The private sector stated that “the reforms to increase tariffs on imports from countries with which Mexico does not have a trade agreement reflect an industrial policy consistent with the country’s needs .” However, it should be noted that tariffs alone will not lead to increased productive investment or progress in import substitution. Cheap credit, subsidies, and a competitive exchange rate are required, none of which exist in the country. Without import substitution, import tariffs will put pressure on national inflation and will not stimulate growth.

Mexico has evaded many tariffs other countries have imposed on them because its export industries are entirely dominated by US capital, so President Trump would be tariffing US corporations. Mexican domestic firms that do export to the US, such as in the areas of aluminum, steel and tomatoes, are subject to US tariffs.

The Mexican Automotive Industry Association, comprised mainly of multinational corporations , celebrated the tariffs imposed on Chinese car imports, given their growing presence in the national market due to their lower cost and the fact that they are electric and environmentally friendly. The high tariffs favor US multinational corporations operating in Mexico that produce polluting cars. Furthermore, the Mexican government has not imposed any conditions on these tariffs that would require these companies to lower their prices and increase the production of non-polluting vehicles, thereby increasing national added value.
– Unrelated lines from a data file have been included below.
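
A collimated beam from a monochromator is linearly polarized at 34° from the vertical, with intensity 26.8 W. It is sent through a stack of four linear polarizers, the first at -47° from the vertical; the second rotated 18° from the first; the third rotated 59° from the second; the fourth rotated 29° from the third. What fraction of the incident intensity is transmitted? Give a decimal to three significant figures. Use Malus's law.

By Malus's law, I₁ = 26.8 W · cos²(81°) = 0.6558 W.
I₂ = I₁ · cos²(18°) = 0.6558 · 0.9045 = 0.5932 W.
I₃ = I₂ · cos²(59°) = 0.5932 · 0.2653 = 0.1574 W.
I₄ = I₃ · cos²(29°) = 0.1574 · 0.765 = 0.1204 W.
Transmitted fraction = 0.004492.

I/I₀ ≈ 0.00449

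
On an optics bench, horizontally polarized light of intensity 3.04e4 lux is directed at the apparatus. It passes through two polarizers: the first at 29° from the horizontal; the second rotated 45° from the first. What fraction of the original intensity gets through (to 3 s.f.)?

I/I₀ ≈ 0.382

By Malus's law, I₁ = 3.04e4 lux · cos²(29°) = 2.325e+04 lux.
I₂ = I₁ · cos²(45°) = 2.325e+04 · 0.5 = 1.163e+04 lux.
Transmitted fraction = 0.3825.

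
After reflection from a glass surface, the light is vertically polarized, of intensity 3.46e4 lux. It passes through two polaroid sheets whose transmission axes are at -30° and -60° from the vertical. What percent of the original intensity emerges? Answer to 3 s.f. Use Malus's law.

By Malus's law, I₁ = 3.46e4 lux · cos²(30°) = 2.595e+04 lux.
I₂ = I₁ · cos²(30°) = 2.595e+04 · 0.75 = 1.946e+04 lux.
That is 56.25% of the incident intensity.

≈ 56.3%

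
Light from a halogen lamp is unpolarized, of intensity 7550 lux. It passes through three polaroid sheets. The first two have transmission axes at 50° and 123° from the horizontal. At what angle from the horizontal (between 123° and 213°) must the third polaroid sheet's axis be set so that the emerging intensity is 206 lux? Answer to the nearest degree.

Unpolarized light through the first polarizer → I₁ = ½ I₀, now polarized at 50°.
I₂ = I₁ cos²(123° − 50°) = 0.5 I₀ · cos²(73°) = 0.04274 I₀.
Target fraction: 206 / 7550 lux = 0.02728 of I₀.
Need I₃/I₀ = 0.02728, so cos²(θ − 123°) = 0.02728 / 0.04274 = 0.6384.
θ − 123° = arccos(√0.6384) = 37.0°, giving θ ≈ 123 + 37.0 = 160.0°.

θ ≈ 160°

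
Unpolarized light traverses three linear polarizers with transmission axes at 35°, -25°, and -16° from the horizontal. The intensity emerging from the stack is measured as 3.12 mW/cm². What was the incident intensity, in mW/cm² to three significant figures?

Unpolarized light through the first polarizer → I₁ = ½ I₀, now polarized at 35°.
I₂ = I₁ cos²(-25° − 35°) = 0.5 I₀ · cos²(60°) = 0.125 I₀.
I₃ = I₂ cos²(-16° + 25°) = 0.125 I₀ · cos²(9°) = 0.1219 I₀.
So 3.12 mW/cm² = 0.1219 I₀, giving I₀ = 3.12/0.1219 = 25.59 mW/cm².

I₀ ≈ 25.6 mW/cm²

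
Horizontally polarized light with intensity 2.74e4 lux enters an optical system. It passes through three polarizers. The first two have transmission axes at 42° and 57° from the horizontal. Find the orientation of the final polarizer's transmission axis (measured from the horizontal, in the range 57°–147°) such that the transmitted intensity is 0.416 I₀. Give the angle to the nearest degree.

θ ≈ 83°

I₁ = I₀ cos²(42° − 0°) = I₀ cos²(42°) = 0.5523 I₀.
I₂ = I₁ cos²(57° − 42°) = 0.5523 I₀ · cos²(15°) = 0.5153 I₀.
Need I₃/I₀ = 0.416, so cos²(θ − 57°) = 0.416 / 0.5153 = 0.8073.
θ − 57° = arccos(√0.8073) = 26.0°, giving θ ≈ 57 + 26.0 = 83.0°.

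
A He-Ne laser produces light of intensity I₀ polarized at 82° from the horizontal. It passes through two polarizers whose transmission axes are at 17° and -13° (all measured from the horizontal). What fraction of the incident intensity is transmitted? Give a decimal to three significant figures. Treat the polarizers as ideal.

≈ 0.134 I₀

By Malus's law, I₁ = I₀ cos²(17° − 82°) = I₀ cos²(65°) = 0.1786 I₀.
I₂ = I₁ cos²(-13° − 17°) = 0.1786 I₀ · cos²(30°) = 0.134 I₀.
Transmitted fraction = 0.134.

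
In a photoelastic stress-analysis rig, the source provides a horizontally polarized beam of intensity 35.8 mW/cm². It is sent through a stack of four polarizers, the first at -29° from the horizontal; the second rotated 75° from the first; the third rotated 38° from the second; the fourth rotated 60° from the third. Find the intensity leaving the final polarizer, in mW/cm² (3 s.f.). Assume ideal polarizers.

By Malus's law, I₁ = 35.8 mW/cm² · cos²(29°) = 27.39 mW/cm².
I₂ = I₁ · cos²(75°) = 27.39 · 0.06699 = 1.834 mW/cm².
I₃ = I₂ · cos²(38°) = 1.834 · 0.621 = 1.139 mW/cm².
I₄ = I₃ · cos²(60°) = 1.139 · 0.25 = 0.2848 mW/cm².

I ≈ 0.285 mW/cm²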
For its part, the National Chamber of the Iron and Steel Industry also celebrated the establishment of tariffs on China and acknowledged that Mexican steel exports to the United States have fallen 50 percent since the “unfair implementation of the tariffs that the US has established,” but did not advocate for tariffs to be established on imports from the US.
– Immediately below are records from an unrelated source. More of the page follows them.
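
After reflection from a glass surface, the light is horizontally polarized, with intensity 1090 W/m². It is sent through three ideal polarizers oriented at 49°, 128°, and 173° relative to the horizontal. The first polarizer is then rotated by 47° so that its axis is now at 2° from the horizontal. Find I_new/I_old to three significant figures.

Before rotation:
I₁ = I₀ cos²(49° − 0°) = I₀ cos²(49°) = 0.4304 I₀.
I₂ = I₁ cos²(128° − 49°) = 0.4304 I₀ · cos²(79°) = 0.01567 I₀.
I₃ = I₂ cos²(173° − 128°) = 0.01567 I₀ · cos²(45°) = 0.007835 I₀.
After rotation:
I₁ = I₀ cos²(2° − 0°) = I₀ cos²(2°) = 0.9988 I₀.
Angle between axes 1 and 2: 54°. I₂ = 0.9988 I₀ · cos²(54°) = 0.3451 I₀.
I₃ = I₂ cos²(173° − 128°) = 0.3451 I₀ · cos²(45°) = 0.1725 I₀.
Ratio = 0.1725 / 0.007835 = 22.02.

I_new/I_old ≈ 22.0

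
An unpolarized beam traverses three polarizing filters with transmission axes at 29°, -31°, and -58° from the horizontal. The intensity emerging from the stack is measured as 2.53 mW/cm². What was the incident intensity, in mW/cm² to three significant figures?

Unpolarized light through the first polarizer → I₁ = ½ I₀, now polarized at 29°.
I₂ = I₁ cos²(-31° − 29°) = 0.5 I₀ · cos²(60°) = 0.125 I₀.
I₃ = I₂ cos²(-58° + 31°) = 0.125 I₀ · cos²(27°) = 0.09924 I₀.
So 2.53 mW/cm² = 0.09924 I₀, giving I₀ = 2.53/0.09924 = 25.49 mW/cm².

I₀ ≈ 25.5 mW/cm²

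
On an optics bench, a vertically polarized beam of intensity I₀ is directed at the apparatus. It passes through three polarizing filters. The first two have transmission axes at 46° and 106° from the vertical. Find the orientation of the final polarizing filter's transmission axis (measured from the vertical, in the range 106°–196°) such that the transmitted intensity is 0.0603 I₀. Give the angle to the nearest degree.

I₁ = I₀ cos²(46° − 0°) = I₀ cos²(46°) = 0.4826 I₀.
I₂ = I₁ cos²(106° − 46°) = 0.4826 I₀ · cos²(60°) = 0.1206 I₀.
Need I₃/I₀ = 0.0603, so cos²(θ − 106°) = 0.0603 / 0.1206 = 0.4998.
θ − 106° = arccos(√0.4998) = 45.0°, giving θ ≈ 106 + 45.0 = 151.0°.

θ ≈ 151°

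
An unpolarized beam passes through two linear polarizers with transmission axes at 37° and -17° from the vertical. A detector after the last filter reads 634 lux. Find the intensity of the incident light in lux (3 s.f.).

Unpolarized light through the first polarizer → I₁ = ½ I₀, now polarized at 37°.
I₂ = I₁ cos²(-17° − 37°) = 0.5 I₀ · cos²(54°) = 0.1727 I₀.
So 634 lux = 0.1727 I₀, giving I₀ = 634/0.1727 = 3670 lux.

I₀ ≈ 3670 lux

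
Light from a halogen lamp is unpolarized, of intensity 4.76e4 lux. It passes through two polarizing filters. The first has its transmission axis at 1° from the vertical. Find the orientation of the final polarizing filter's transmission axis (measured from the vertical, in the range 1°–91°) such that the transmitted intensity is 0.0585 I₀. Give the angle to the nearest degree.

Unpolarized light through the first polarizer → I₁ = ½ I₀, now polarized at 1°.
Need I₂/I₀ = 0.0585, so cos²(θ − 1°) = 0.0585 / 0.5 = 0.117.
θ − 1° = arccos(√0.117) = 70.0°, giving θ ≈ 1 + 70.0 = 71.0°.

θ ≈ 71°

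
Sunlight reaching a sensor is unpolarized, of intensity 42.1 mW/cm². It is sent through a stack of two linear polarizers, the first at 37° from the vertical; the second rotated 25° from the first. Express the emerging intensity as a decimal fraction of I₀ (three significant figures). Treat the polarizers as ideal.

I/I₀ ≈ 0.411

Unpolarized light through the first polarizer → I₁ = 42.1 mW/cm²/2 = 21.05 mW/cm², polarized at 37°.
I₂ = I₁ · cos²(25°) = 21.05 · 0.8214 = 17.29 mW/cm².
Transmitted fraction = 0.4107.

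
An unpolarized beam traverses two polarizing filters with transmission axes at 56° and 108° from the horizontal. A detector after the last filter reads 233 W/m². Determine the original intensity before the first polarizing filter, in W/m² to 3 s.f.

Unpolarized light through the first polarizer → I₁ = ½ I₀, now polarized at 56°.
I₂ = I₁ cos²(108° − 56°) = 0.5 I₀ · cos²(52°) = 0.1895 I₀.
So 233 W/m² = 0.1895 I₀, giving I₀ = 233/0.1895 = 1229 W/m².

I₀ ≈ 1230 W/m²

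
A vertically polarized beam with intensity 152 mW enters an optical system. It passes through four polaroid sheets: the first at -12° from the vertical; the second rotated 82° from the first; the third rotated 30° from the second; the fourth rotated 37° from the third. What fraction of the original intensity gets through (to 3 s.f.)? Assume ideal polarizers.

I/I₀ ≈ 0.00886

I₁ = 152 mW · cos²(12°) = 145.4 mW.
I₂ = I₁ · cos²(82°) = 145.4 · 0.01937 = 2.817 mW.
I₃ = I₂ · cos²(30°) = 2.817 · 0.75 = 2.113 mW.
I₄ = I₃ · cos²(37°) = 2.113 · 0.6378 = 1.347 mW.
Transmitted fraction = 0.008865.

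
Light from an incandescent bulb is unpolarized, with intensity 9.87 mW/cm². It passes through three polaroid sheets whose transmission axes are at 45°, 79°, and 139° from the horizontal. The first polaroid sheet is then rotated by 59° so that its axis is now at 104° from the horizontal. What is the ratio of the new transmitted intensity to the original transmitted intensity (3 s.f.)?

I_new/I_old ≈ 1.20

Before rotation:
Unpolarized light through the first polarizer → I₁ = ½ I₀, now polarized at 45°.
I₂ = I₁ cos²(79° − 45°) = 0.5 I₀ · cos²(34°) = 0.3437 I₀.
I₃ = I₂ cos²(139° − 79°) = 0.3437 I₀ · cos²(60°) = 0.08591 I₀.
After rotation:
Unpolarized light through the first polarizer → I₁ = ½ I₀, now polarized at 104°.
I₂ = I₁ cos²(79° − 104°) = 0.5 I₀ · cos²(25°) = 0.4107 I₀.
I₃ = I₂ cos²(139° − 79°) = 0.4107 I₀ · cos²(60°) = 0.1027 I₀.
Ratio = 0.1027 / 0.08591 = 1.195.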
While the Mexican government imposes tariffs on China in response to US pressure, it ignores the demands of domestic farmers to remove staple grains from the USMCA trade agreement, and relevant authorities even refuse to engage in dialogue with them. A meeting had been scheduled for Wednesday, December 10, 2025, at the Ministry of the Interior, with representatives from the Ministries of Finance, Economy, and Agriculture. However, the meeting was moved at the last minute to the Ministry of Agriculture. Farmers from many states arrived, but only 25 were allowed into the meeting. The rest were denied entry to the building, and after protests, they were finally allowed into the lobby, where they were prevented from crossing a barrier. No officials from the Ministry of Finance or Economy attended the meeting; only an Undersecretary of Agriculture and lower-level officials from the Ministries of the Interior and Agriculture were present. The farmers protested the government’s failure to take seriously the dialogue it had offered to end the highway blockades. At the end of the meeting, the farmers handed over a document with their demands and indicated that if their requests were not resolved during the week of December 15-19 , they would take to the roads again.